To many people, the only good bug is a dead bug. What I am trying to say is that most insects get a bad rap.

Humans need to broaden our understanding when separating the bad insects from those that are good or just a little ugly. A first step is realizing just how many insects and other many-legged creatures actually live on this little planet of ours.

Most animals are insects, and most insects live in the tropics. But it is pretty tough to figure out just how many insects that live in tropical forests. Sampling of insect communities is really challenging--almost every square inch of the forest can harbor entirely new species, and many are easily overlooked.

A few months ago, a group of scientists made an effort to put a number on the elusive: More than 100 scientists from around the world devoted time to counting the number of insects in a Panamanian forest.

In these little patches of forest, they collected more than 129,000 insects, representing more than 6,100 species. Most of them (60 to 70 percent) were new to science. That's a lot.

From this data, and with a wave of their statistical magic wand, they were able to confirm a prior estimate that there are around 6.1 million insect (and spider) species on Earth!

Entomologists estimate that worldwide, between 1,000 and 3,500 insect species can be considered pests. These pests inflict billions of dollars in damage to crops and human health every year, and we need to manage these pests to protect our interests.

But for every pest insect, there are between 1,700 to 6,000 insect species that are either helping humans or are contributing to ecosystem health, often in ways we don't understand yet.
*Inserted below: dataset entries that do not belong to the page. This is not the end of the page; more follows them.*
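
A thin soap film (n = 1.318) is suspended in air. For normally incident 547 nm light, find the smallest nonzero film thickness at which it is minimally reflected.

At the upper boundary (n = 1.0 to n = 1.318) the reflected ray undergoes a half-wave phase shift.
Ray reflecting at the bottom interface goes from n = 1.318 toward n = 1.0: no phase shift.
Exactly one π shift → a net half-wave offset.
For weak reflection here: 2 n t = m λ.
Minimum nonzero at m = 1: t = λ / (2 n) = 547 / (2 × 1.318) = 208 nm.

208 nm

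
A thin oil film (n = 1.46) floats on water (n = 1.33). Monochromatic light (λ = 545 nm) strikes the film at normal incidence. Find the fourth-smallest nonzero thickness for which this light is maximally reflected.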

One estimate is that these non-pests contribute approximately $57 billion in services every year in just the United States.

Another important point is that insect diversity isn't just important in the tropics; biodiversity in prairie and grasslands of the Great Plains are equally important.

Recently, a graduate student at South Dakota State University, Ryan Schmid, conducted a fairly intensive survey of the insects in prairies, pastures, and cornfields of eastern South Dakota. On two dates at three locations (for each habitat), he found around 347 insect species (not counting spiders, which probably would have added dozens more species). That is a tremendous diversity given the sampling effort; nearly all could be considered as beneficial or harmless to humans. Pest management decisions in our region have real implications for this diversity.

I think it is time to put our aversion to the few problematic insects in perspective. Pest management shouldn't throw the baby out with the bathwater; controlling a few pests should not come at the expense of the beneficial species, simply because we don't understand the benefits they are providing us.